Effects of the Spark Location and Timing in a Heavy-Duty Hydrogen-Fueled Engine

The use of hydrogen in internal combustion engines offers a promising route to low-carbon propulsion in heavy-duty transportation. However, its distinct combustion characteristics as high flame speed, wide flammability limits, and susceptibility to abnormal combustion, necessitate careful engine and ignition system design. This study investigates the combined influence of spark plug location and ignition timing on the performance of a heavy-duty Volvo Diesel engine modified to operate in a spark-ignited mode with hydrogen fuel at low compression ratio under different load conditions. Three-dimensional computational fluid dynamics simulations with detailed hydrogen chemistry, including diffusive-thermal effects, were conducted to evaluate flame development, combustion efficiency, and heat release under different loads. Model validation against combustion behavior and jet characteristics from a low-pressure, high-mass-flow direct injector is also presented.
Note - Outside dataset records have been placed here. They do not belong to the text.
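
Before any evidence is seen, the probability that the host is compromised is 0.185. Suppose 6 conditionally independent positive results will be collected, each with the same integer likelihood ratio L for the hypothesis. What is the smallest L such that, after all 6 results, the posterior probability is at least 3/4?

Prior odds = 0.185/0.815 = 37/163.
Target odds = 0.75/0.25 = 3.
Need L⁶ ≥ 3 ÷ (37/163) = 489/37.
1⁶ = 1 < 489/37 ≤ 64 = 2⁶, so L = 2.

2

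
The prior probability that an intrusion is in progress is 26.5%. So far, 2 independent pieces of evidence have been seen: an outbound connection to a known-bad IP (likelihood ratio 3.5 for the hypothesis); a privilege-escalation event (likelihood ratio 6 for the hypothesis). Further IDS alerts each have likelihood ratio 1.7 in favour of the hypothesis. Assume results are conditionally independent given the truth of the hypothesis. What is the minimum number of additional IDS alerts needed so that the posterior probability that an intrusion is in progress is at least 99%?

5

Prior odds = 0.265/0.735 = 53/147.
Combined Bayes factor of the evidence already in hand = 3.5 × 6 = 21.
Odds after that evidence = (53/147) × 21 = 53/7.
Target odds = 0.99/0.01 = 99.
Need 1.7ⁿ ≥ 99 ÷ (53/7) = 693/53.
1.7⁴ = 8.3521 falls short of 693/53 but 1.7⁵ = 1419857/100000 reaches it, so n = 5.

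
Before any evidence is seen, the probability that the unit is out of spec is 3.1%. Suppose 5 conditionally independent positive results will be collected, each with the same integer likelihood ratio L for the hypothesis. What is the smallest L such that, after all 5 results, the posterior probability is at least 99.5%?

Prior odds = 0.031/0.969 = 31/969.
Target odds = 0.995/0.005 = 199.
Need L⁵ ≥ 199 ÷ (31/969) = 192831/31.
5⁵ = 3125 < 192831/31 ≤ 7776 = 6⁵, so L = 6.

6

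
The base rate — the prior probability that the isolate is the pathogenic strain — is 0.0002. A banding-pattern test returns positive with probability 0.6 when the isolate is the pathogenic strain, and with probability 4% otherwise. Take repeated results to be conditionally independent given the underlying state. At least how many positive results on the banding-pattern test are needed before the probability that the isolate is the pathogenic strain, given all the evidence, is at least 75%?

Prior odds: 0.0002 ÷ 0.9998 = 1/4999.
Likelihood ratio of a positive result = 0.6/0.04 = 15.
Target posterior odds = 0.75/0.25 = 3.
Require 15ⁿ ≥ 3 ÷ (1/4999) = 14997.
15³ = 3375 falls short of 14997 but 15⁴ = 50625 reaches it, so n = 4.

4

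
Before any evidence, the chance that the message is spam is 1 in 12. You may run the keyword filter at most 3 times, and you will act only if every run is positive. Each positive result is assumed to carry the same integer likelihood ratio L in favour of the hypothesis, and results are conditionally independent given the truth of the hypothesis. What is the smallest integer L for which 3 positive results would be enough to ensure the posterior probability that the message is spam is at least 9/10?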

The results demonstrate that spark plug placement is pivotal to control for combustion stability and efficiency due to the complex in-cylinder mixing associated with direct hydrogen injection. For each load, optimal ignition timings were identified, highlighting the critical interplay between ignition strategy and plug location. This study enhances the understanding of both the challenges and opportunities in converting conventional diesel engines to hydrogen-fueled internal combustion engines, thereby supporting the transition toward cleaner alternatives for heavy-duty transportation.